I never knew about Robert. I was sitting with my aunt as she went through a box of old photographs. "And this," she said, stopping at a blurry black and white shot of a boy in a cassock and surplice, "is our brother Robert."
I stared at her. I never knew there was another brother. As far as I'd known, my father had two sisters, two brothers, period.
"Oh, yes, Julie. He died." And she told me the story.
My grandfather was swimming with Robert and one of his daughters while my grandmother played on the beach with the other children. One moment they were in waist-high water; the next they were fighting to stay afloat above a dangerous sudden drop-off. Both children disappeared under the waves.
My grandfather was able to find my aunt and take her safely to shore. After 45 minutes of searching, he couldn't find his son. Exhausted, he had to give up.
"I'm so sorry," I managed to tell my aunt, horrified, thinking of my grandmother watching this play out from the beach, thinking of how hard my grandfather must have fought to save both children.
"Wait, Julie," she said, putting her hand on my knee. "This part'll really get you. They looked everywhere for Robert's body, and they couldn't find it anywhere. And then a lady came up to Mama on the beach and said she'd seen the Blessed Mother drop a shower of rose petals on the water, that they should look for Robert over there. That's just where they found him, too. And Mama tried to find that lady to thank her, but she never saw her again."
Later my aunt showed me the newspaper clipping reporting Robert's death.

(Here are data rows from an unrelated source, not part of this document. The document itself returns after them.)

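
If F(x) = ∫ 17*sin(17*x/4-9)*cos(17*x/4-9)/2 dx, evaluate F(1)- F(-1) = cos(53/2)/2 - cos(19/2)/2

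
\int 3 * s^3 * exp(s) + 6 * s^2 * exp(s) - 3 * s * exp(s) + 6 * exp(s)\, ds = 3*(s^3 - s^2 + s + 1)*exp(s) + C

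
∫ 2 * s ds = s^2 + C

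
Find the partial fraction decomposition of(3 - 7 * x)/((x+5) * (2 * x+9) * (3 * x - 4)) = -3/(35*(3*x - 4)) - 138/(35*(2*x + 9)) + 2/(x + 5)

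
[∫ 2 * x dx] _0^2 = 4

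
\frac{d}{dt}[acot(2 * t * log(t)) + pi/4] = (-2*log(t) - 2)/(4*t^2*log(t)^2 + 1)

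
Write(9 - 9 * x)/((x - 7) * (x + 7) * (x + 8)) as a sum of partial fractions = 27/(5*(x + 8)) - 36/(7*(x + 7)) - 9/(35*(x - 7))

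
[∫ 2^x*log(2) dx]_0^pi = -1 + 2^pi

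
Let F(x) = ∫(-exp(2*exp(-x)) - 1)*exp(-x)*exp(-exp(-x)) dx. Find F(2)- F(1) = -exp(exp(-1)) - exp(-exp(-2)) + exp(-exp(-1)) + exp(exp(-2))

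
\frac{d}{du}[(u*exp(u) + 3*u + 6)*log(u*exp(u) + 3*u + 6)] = u*exp(u)*log(u*exp(u) + 3*u + 6) + u*exp(u) + exp(u)*log(u*exp(u) + 3*u + 6) + exp(u) + 3*log(u*exp(u) + 3*u + 6) + 3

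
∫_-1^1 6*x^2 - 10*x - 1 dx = 2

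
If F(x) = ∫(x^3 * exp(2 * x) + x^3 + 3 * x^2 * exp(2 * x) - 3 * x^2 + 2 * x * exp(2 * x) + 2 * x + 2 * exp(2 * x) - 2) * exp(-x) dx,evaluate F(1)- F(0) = -3*exp(-1) + 3*E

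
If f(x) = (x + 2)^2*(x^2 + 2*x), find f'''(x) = 24*x + 36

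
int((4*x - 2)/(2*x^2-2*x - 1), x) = log(2*x^2 - 2*x - 1) + C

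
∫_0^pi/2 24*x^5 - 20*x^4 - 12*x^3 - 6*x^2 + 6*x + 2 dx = -1 + (-pi^2/4 - pi/2 - 1 + pi^3/4)^2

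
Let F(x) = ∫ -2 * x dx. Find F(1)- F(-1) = 0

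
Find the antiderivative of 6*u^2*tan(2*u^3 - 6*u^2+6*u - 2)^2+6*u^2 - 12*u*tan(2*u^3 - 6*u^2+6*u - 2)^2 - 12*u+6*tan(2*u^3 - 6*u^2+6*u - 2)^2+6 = tan(2*(u - 1)^3) + C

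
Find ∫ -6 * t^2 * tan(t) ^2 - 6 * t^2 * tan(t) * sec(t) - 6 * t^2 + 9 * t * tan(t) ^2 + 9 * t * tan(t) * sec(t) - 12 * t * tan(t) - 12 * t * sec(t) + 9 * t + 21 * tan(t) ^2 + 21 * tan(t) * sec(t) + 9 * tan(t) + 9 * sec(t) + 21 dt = (tan(t) + sec(t))*(-6*t^2 + 9*t + 21) + C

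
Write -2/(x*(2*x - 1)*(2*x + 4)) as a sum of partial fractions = -4/(5*(2*x - 1)) - 1/(10*(x + 2)) + 1/(2*x)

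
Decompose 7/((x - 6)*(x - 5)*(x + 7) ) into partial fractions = 7/(156*(x + 7)) - 7/(12*(x - 5)) + 7/(13*(x - 6))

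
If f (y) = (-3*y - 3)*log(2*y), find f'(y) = (-3*y*log(y) - 3*y - 3*y*log(2) - 3)/y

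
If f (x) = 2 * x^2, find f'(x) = 4*x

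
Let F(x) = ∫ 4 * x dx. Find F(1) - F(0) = 2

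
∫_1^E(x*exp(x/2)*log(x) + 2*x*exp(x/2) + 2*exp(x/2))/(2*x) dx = -2*exp(1/2) + 3*exp(E/2)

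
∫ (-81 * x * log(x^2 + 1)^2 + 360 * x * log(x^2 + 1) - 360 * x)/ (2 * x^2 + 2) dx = 9*(-3*log(x^2 + 1)^2 + 20*log(x^2 + 1) - 40)*log(x^2 + 1)/4 + C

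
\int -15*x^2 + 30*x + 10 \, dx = -5*x^3 + 15*x^2 + 10*x + C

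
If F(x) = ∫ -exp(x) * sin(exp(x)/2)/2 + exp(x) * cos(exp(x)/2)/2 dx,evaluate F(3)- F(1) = sqrt(2)*(sin((pi + 2*exp(3))/4) - sin((pi + 2*E)/4))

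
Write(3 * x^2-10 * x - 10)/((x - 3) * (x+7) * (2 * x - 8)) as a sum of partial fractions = 207/(220*(x + 7)) + 13/(20*(x - 3)) - 1/(11*(x - 4))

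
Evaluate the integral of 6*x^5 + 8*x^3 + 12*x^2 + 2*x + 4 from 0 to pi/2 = -4 + (pi/2 + 2 + pi^3/8)^2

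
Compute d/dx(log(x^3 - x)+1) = (3*x^2 - 1)/(x^3 - x)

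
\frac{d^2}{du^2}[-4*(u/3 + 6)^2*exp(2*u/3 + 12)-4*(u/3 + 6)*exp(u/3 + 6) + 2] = -16*u^2*exp(2*u/3 + 12)/81 - 4*u*exp(u/3 + 6)/27 - 224*u*exp(2*u/3 + 12)/27 - 32*exp(u/3 + 6)/9 - 776*exp(2*u/3 + 12)/9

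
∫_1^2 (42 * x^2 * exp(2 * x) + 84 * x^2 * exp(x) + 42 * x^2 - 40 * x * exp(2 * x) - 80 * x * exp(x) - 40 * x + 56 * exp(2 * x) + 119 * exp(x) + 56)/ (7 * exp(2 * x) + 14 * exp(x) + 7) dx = -E/(1 + E) + exp(2)/(1 + exp(2)) + 94/7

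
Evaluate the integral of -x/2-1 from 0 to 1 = -5/4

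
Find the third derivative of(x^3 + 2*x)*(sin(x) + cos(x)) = sqrt(2)*x*(-x^2*cos(x + pi/4) - 9*x*sin(x + pi/4) + 16*cos(x + pi/4))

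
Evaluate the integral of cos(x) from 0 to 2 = sin(2)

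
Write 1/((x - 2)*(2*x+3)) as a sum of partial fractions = -2/(7*(2*x + 3)) + 1/(7*(x - 2))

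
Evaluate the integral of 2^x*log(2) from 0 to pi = -1 + 2^pi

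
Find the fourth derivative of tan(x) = 24*tan(x)^5 + 40*tan(x)^3 + 16*tan(x)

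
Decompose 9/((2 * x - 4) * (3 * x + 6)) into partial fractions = -3/(8*(x + 2)) + 3/(8*(x - 2))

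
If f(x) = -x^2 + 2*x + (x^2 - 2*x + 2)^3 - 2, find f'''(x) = 120*x^3 - 360*x^2 + 432*x - 192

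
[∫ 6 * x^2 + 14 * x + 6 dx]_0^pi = (2 + pi)*(3*pi + 2*pi^2)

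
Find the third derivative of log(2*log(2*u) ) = (2*log(u)^2 + 4*log(2)*log(u) + 3*log(u) + 2*log(2)^2 + 2 + 3*log(2))/(u^3*log(u)^3 + 3*u^3*log(2)*log(u)^2 + 3*u^3*log(2)^2*log(u) + u^3*log(2)^3)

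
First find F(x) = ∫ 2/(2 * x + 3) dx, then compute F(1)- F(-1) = log(5)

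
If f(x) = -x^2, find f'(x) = -2*x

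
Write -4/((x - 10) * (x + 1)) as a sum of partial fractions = 4/(11*(x + 1)) - 4/(11*(x - 10))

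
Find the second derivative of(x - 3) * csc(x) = (-x + 2*x/sin(x)^2 + 3 - 2*cos(x)/sin(x) - 6/sin(x)^2)/sin(x)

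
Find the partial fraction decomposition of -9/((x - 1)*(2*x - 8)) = 3/(2*(x - 1)) - 3/(2*(x - 4))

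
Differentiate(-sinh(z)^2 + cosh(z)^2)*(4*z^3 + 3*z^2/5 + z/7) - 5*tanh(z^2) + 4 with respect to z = 12*z^2 + 10*z*tanh(z^2)^2 - 44*z/5 + 1/7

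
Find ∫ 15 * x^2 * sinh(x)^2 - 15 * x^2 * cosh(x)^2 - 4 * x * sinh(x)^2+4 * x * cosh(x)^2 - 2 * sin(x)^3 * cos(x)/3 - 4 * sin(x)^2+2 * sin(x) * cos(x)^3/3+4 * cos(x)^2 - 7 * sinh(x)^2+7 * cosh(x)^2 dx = -5*x^3 + 2*x^2 + 7*x + 2*sin(2*x) - cos(4*x)/24 + C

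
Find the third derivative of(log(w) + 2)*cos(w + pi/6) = (w^3*log(w)*sin(w + pi/6) + 2*w^3*sin(w + pi/6) - 3*w^2*cos(w + pi/6) + 3*w*sin(w + pi/6) + 2*cos(w + pi/6))/w^3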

He'd wanted to be a priest, said the story. I do not know whether that was true, or if it just made for a satisfying dramatic hook alongside the photo. I do know that I, as irreverent as they come, am grateful they had their religion. Glad they had that comfort, at least, when facing the unendurable. "I don't know how you get over that," I said to my aunt, shaking my head.
"You never do," she said.
As I wrote above, we were asked countless times when we planned to have another baby. This isn't a question I field very often; the family I'm close to know our situation and are tactful enough not to mention it. But this was a reunion of relatives I don't see very often, and they all did ask — not out of an unseemly curiosity, I think, but out of a genuine warmth and a lack of much else to say to us.
"We'll see," was my stock reply. What else was there to say? I thought about asking a cousin for advice, asking her how she handled it; she got pregnant via IVF when I did in February 2003, and was there with her daughter, a year older than Charlie. I learned of her pregnancy the day I learned mine was failing.
"You know," I'd planned to say, "Charlie's an IVF baby, too." And we would instantly bond, cousins by marriage but sisters through experience. We would marvel at the miracle of medical technology, and we would swap war stories, injection techniques, and wallet-sized photos of our embryos. Our affinity would be permanently cemented when we each confided our strong misgivings about Lunchables and our implacable scorn for the entire Baby Einstein empire. But it didn't turn out that way; we were so busy discussing nap habits, finger foods, and potty training of our actual, living children that somehow IVF never came up. Moreover, she loves Baby Einstein, so our souls must forever remain unpartnered. Alas, it was never meant to be.
And that is just as well. I'm not sorry. It wasn't the time or the place for me to be infertile, if you see what I mean, not necessary for me to seek any ground more common than shared blood and family feeling. It was enough to be my parents' daughter, my son's mother, a sister, a cousin, a niece. Connection enough for me.